1. Large-Scale, Centralized Model
Generally, large-scale, centralized model is ideal for crops that are subject to inflexible processing standards that require an advanced practice from farmers, that entail numerous changes in farm machinery, and that involve momentous long-term investment (Eaton and Shepherd, 2001). This model is preferred for crops that require more capital than labor input.
2. Small-Scale, Decentralized Model
The small-scale, decentralized model is favoured for crops that do not require that much processing, but only need to be graded and packaged for resale. Production typically involves negligible interim investment (Eaton and Shepherd, 2001). This model is preferred for products that require labour much more than capital-intensive.
In Asia, small-scale and decentralized contract farming is mainly characterized by the subcontracting of crop production through mediators. Such brokers are emerging as the preferred arrangement for contract farming in developing areas. In this type of arrangement, agribusiness firms acquire crops from mediators who in turn make their individual arrangements with farmers
10.4. SUCCESSFUL VENTURES IN INDIA:
1. Pepsi Foods Ltd.

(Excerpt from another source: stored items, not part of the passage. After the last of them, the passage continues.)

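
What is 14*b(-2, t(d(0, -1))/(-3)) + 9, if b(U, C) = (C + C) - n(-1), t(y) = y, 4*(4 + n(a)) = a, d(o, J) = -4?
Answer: 635/6 ≈ 105.83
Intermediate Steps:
n(a) = -4 + a/4
b(U, C) = 17/4 + 2*C (b(U, C) = (C + C) - (-4 + (¼)*(-1)) = 2*C - (-4 - ¼) = 2*C - 1*(-17/4) = 2*C + 17/4 = 17/4 + 2*C)
14*b(-2, t(d(0, -1))/(-3)) + 9 = 14*(17/4 + 2*(-4/(-3))) + 9 = 14*(17/4 + 2*(-4*(-⅓))) + 9 = 14*(17/4 + 2*(4/3)) + 9 = 14*(17/4 + 8/3) + 9 = 14*(83/12) + 9 = 581/6 + 9 = 635/6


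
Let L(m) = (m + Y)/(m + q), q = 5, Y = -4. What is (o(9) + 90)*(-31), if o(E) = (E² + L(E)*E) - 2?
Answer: -74741/14 ≈ -5338.6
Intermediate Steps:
L(m) = (-4 + m)/(5 + m) (L(m) = (m - 4)/(m + 5) = (-4 + m)/(5 + m))
o(E) = -2 + E² + E*(-4 + E)/(5 + E) (o(E) = (E² + ((-4 + E)/(5 + E))*E) - 2 = (E² + E*(-4 + E)/(5 + E)) - 2 = -2 + E² + E*(-4 + E)/(5 + E))
(o(9) + 90)*(-31) = ((9*(-4 + 9) + (-2 + 9²)*(5 + 9))/(5 + 9) + 90)*(-31) = ((9*5 + (-2 + 81)*14)/14 + 90)*(-31) = ((45 + 79*14)/14 + 90)*(-31) = ((45 + 1106)/14 + 90)*(-31) = ((1/14)*1151 + 90)*(-31) = (1151/14 + 90)*(-31) = (2411/14)*(-31) = -74741/14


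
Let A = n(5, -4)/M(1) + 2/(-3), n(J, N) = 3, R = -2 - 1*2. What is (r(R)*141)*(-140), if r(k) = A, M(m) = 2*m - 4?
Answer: 42770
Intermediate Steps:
R = -4 (R = -2 - 2 = -4)
M(m) = -4 + 2*m
A = -13/6 (A = 3/(-4 + 2*1) + 2/(-3) = 3/(-4 + 2) + 2*(-⅓) = 3/(-2) - ⅔ = 3*(-½) - ⅔ = -3/2 - ⅔ = -13/6 ≈ -2.1667)
r(k) = -13/6
(r(R)*141)*(-140) = -13/6*141*(-140) = -611/2*(-140) = 42770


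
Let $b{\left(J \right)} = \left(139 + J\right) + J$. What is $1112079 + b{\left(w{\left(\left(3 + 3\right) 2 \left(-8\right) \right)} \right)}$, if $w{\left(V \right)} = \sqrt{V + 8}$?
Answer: $1112218 + 4 i \sqrt{22} \approx 1.1122 \cdot 10^{6} + 18.762 i$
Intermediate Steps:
$w{\left(V \right)} = \sqrt{8 + V}$
$b{\left(J \right)} = 139 + 2 J$
$1112079 + b{\left(w{\left(\left(3 + 3\right) 2 \left(-8\right) \right)} \right)} = 1112079 + \left(139 + 2 \sqrt{8 + \left(3 + 3\right) 2 \left(-8\right)}\right) = 1112079 + \left(139 + 2 \sqrt{8 + 6 \cdot 2 \left(-8\right)}\right) = 1112079 + \left(139 + 2 \sqrt{8 + 12 \left(-8\right)}\right) = 1112079 + \left(139 + 2 \sqrt{8 - 96}\right) = 1112079 + \left(139 + 2 \sqrt{-88}\right) = 1112079 + \left(139 + 2 \cdot 2 i \sqrt{22}\right) = 1112079 + \left(139 + 4 i \sqrt{22}\right) = 1112218 + 4 i \sqrt{22}$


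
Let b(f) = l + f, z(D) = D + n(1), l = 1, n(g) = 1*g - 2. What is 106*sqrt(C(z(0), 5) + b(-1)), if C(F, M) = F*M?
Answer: 106*I*sqrt(5) ≈ 237.02*I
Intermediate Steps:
n(g) = -2 + g (n(g) = g - 2 = -2 + g)
z(D) = -1 + D (z(D) = D + (-2 + 1) = D - 1 = -1 + D)
b(f) = 1 + f
106*sqrt(C(z(0), 5) + b(-1)) = 106*sqrt((-1 + 0)*5 + (1 - 1)) = 106*sqrt(-1*5 + 0) = 106*sqrt(-5 + 0) = 106*sqrt(-5) = 106*(I*sqrt(5)) = 106*I*sqrt(5)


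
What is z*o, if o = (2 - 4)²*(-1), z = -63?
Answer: 252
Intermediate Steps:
o = -4 (o = (-2)²*(-1) = 4*(-1) = -4)
z*o = -63*(-4) = 252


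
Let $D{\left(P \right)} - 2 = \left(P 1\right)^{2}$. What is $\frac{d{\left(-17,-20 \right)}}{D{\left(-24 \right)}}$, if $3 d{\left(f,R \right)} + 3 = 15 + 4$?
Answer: $\frac{8}{867} \approx 0.0092272$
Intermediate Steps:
$D{\left(P \right)} = 2 + P^{2}$ ($D{\left(P \right)} = 2 + \left(P 1\right)^{2} = 2 + P^{2}$)
$d{\left(f,R \right)} = \frac{16}{3}$ ($d{\left(f,R \right)} = -1 + \frac{15 + 4}{3} = -1 + \frac{1}{3} \cdot 19 = -1 + \frac{19}{3} = \frac{16}{3}$)
$\frac{d{\left(-17,-20 \right)}}{D{\left(-24 \right)}} = \frac{16}{3 \left(2 + \left(-24\right)^{2}\right)} = \frac{16}{3 \left(2 + 576\right)} = \frac{16}{3 \cdot 578} = \frac{16}{3} \cdot \frac{1}{578} = \frac{8}{867}$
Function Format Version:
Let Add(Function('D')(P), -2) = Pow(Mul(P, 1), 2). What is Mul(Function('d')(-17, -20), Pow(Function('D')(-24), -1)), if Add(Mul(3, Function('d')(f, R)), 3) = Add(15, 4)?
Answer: Rational(8, 867) ≈ 0.0092272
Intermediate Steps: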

In Punjab having contract with farmers for Tomato crop, Basmati rice, groundnuts
2. Appachi’s Integrated Cotton Cultivation
3. Ugar Sugar’s experience with Barley
4. Kerala Ayurveda Pharmacy
10.5. JOINT VENTURE
A joint venture is a kind of enterprise owned by two or more participants. It is a combination of subsets of assets contributed by two (or more) business entities for a definite business function. It is basically a long-term contract which is specific and flexible. A joint venture can be a partnership of firm, a corporation or any other form of business organization which the participating firms choose to select. It is a type of development stratagem adopted by business firms. A joint venture is a unit formed between two or more parties to take on profitable activity collectively. The parties agree to create a new entity jointly and then they share in the revenues, expenses, and control of the enterprise. The venture can be for short time or a continuing business relationship. A joint venture may be a corporation, limited Company, partnership or other legal structure. In short, business structure formed by two or more parties for a specific purpose is known as Joint ventures.
10.6. CHARACTERISTICS OF JOINT VENTURE:
Contribution of money, property, effort, knowledge, skill by partners
Joint property interest in the subject matter of the venture.
Right of mutual management of the enterprise.
Right to share in the property.
Thus, joint ventures are having limited scope and time. Each partner must have something distinctive and significant to offer to the venture and at the same time provide a source of gain to the other participants. However, the participants' competitive relationship does not get affected by the joint venture agreement.
10.7. REASONS FOR FORMING A JOINT VENTURE:
• Build on company's name and fame
• Spreading expenditure and risks
• Improving financial resources
• Access to innovative technologies and clientele
• Access to modern administrative practices
Few examples of joint ventures in agriculture:
Avesthagen forms global Joint Venture with Limagrain in Atash Seeds Private Limited.
NAFED joint venture with cooperative federations/marketing societies
KRIBHCO Reliance Kisan Limited Joint Venture
10.8. BENEFITS OF JOINT VENTURE:
Joint ventures perform a valuable function in assisting companies in the process of restructuring.
It can facilitate a firm to attain market penetration into new areas overtime and can develop new product markets.
It can also be used by minor firms as a component of long-term strategic plan.
Reference: Anil Kumar, S., Poornima, S.C., Mini, K., Abraham and Jayashree, K. 2003. Entrepreneurship Development, New Age International Publishers, New Delhi.